The mood this year has shifted from an “outer Mongolia” trend to “the world of myths and legends,” says Kathy Deane, president of TOBE, a New York forecasting firm.

Fairy-tale influences such as earth and jewel tones, petal skirts, belled sleeves, caftans, tunics and laced-up closures showed up in spring collections by Carolina Herrera, Yves Saint Laurent, Christian Dior and Gucci.

These design elements no doubt stem from the popularity of “A Knight’s Tale,” “Harry Potter and the Sorcerer’s Stone” and “The Lord of the Rings: The Fellowship of the Ring,” which tap into the public’s desire for romantic idealism, magical solutions to the world’s problems and the need for a stronger connection to nature, says New York Times writer Ruth La Ferla.

Department stores still attempt to connect movies and consumers by ordering specially produced collections inspired by carefully chosen films.

Risky business

Picking box offices hits remains tricky, however, with retailers relying on forecasters and studio marketing departments for clues to which movie will rock the style boat. Period films, with their reinterpretation of the past, tend to have a greater impact than contemporary films.

Bloomingdales fashion director Kal Ruttenstein was confident enough in “Moulin Rouge” to open boutiques offering clothing inspired by the film inside stores in New York, Florida and Los Angeles.

Ruttenstein invited representatives from clothing lines BCBG, Anna Sui, Rebecca Taylor, Skinny Mini, Jessica McClintock and Necessary Objects to a sneak preview of the film, then asked them to design exclusive collections. Popular items include bone corseted evening dresses, petticoats, lingerie and colored fishnet stockings.

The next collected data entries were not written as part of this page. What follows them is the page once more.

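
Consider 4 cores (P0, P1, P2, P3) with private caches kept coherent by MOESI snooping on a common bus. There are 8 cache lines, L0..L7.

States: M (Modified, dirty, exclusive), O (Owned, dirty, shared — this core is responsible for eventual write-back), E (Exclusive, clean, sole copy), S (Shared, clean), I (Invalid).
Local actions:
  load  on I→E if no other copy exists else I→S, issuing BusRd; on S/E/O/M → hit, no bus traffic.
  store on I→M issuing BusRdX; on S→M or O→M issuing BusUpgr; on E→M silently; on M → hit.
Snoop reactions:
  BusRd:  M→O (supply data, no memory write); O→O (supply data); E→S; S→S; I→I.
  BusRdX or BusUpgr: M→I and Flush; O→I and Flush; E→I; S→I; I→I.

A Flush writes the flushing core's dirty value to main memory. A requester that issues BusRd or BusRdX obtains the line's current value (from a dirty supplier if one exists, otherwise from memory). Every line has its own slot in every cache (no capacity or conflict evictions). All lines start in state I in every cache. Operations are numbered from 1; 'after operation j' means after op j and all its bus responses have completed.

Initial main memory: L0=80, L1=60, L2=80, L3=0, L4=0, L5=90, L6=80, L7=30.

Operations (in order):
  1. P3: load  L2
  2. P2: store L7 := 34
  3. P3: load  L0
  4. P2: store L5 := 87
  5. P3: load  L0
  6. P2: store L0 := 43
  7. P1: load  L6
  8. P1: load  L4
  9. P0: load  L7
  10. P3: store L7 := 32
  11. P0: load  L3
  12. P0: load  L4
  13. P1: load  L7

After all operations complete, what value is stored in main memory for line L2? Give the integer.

memory[L2] = 80

[1] P3: load  L2 | P0:I, P1:I, P2:I, P3:E(80) | bus: BusRd
[2] P2: store L7 := 34 | P0:I, P1:I, P2:M(34), P3:I | bus: BusRdX
[3] P3: load  L0 | P0:I, P1:I, P2:I, P3:E(80) | bus: BusRd
[4] P2: store L5 := 87 | P0:I, P1:I, P2:M(87), P3:I | bus: BusRdX
[5] P3: load  L0 | P0:I, P1:I, P2:I, P3:E(80) | bus: none
[6] P2: store L0 := 43 | P0:I, P1:I, P2:M(43), P3:I | bus: BusRdX
[7] P1: load  L6 | P0:I, P1:E(80), P2:I, P3:I | bus: BusRd
[8] P1: load  L4 | P0:I, P1:E(0), P2:I, P3:I | bus: BusRd
[9] P0: load  L7 | P0:S(34), P1:I, P2:O(34), P3:I | bus: BusRd
[10] P3: store L7 := 32 | P0:I, P1:I, P2:I, P3:M(32) | bus: BusRdX,Flush
[11] P0: load  L3 | P0:E(0), P1:I, P2:I, P3:I | bus: BusRd
[12] P0: load  L4 | P0:S(0), P1:S(0), P2:I, P3:I | bus: BusRd
[13] P1: load  L7 | P0:I, P1:S(32), P2:I, P3:O(32) | bus: BusRd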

The boutique was launched with much fanfare in the Gotham store, with a media blitz involving Nicole Kidman and Ewan McGregor pulling the cord to open the “Moulin Rouge” windows on Lexington Avenue.

Professor Linda Tain of New York’s Fashion Institute of Technology expects “Moulin” to remain a factor in the prom market this year.

Rather than referencing any specific dress, Tain says the look will include “corset seaming, lace in combination with satin or taffeta, fishtail trains and pieces of fabric (godets) inserted in skirts to create flair.”

Other recent films considered influential include “Gladiator” (ankle-wrapped leather sandals and sheer gauze gowns), “The Royal Tenenbaums” (vintage athletic suits), “Oceans Eleven” (antique Japanese obi fabric for tuxedo vests) and “Gosford Park” (a return to fitted formality).

And capturing the prize for designs that headed straight to the streets are Arianne Phillips’ creations for “Hedwig and the Angry Inch.”

‘Rocky Horror’ redux

Working on a budget of only $25,000, Phillips reimagined thrift store clothes for the film, armed only with a sewing machine, a handful of helpers and a Bedazzler.

Phillips realized the film could become the next “Rocky Horror Picture Show” at a L.A. midnight screening. Hundreds of fans showed up to catch a costume contest featuring men and women bedecked in copies or re-interpretations of clothes Phillips created for John Cameron Mitchell’s rock goddess.

Her costumes seem to have tapped into an ’80s D.I.Y. revival. Phillips has been amazed by fans who have shown up at midnight screenings across the country in hand-crafted get-ups. She attributes their artsy-craftsy use of glue guns, sequins and scissors as a rejection of ’90s “luxury overload.”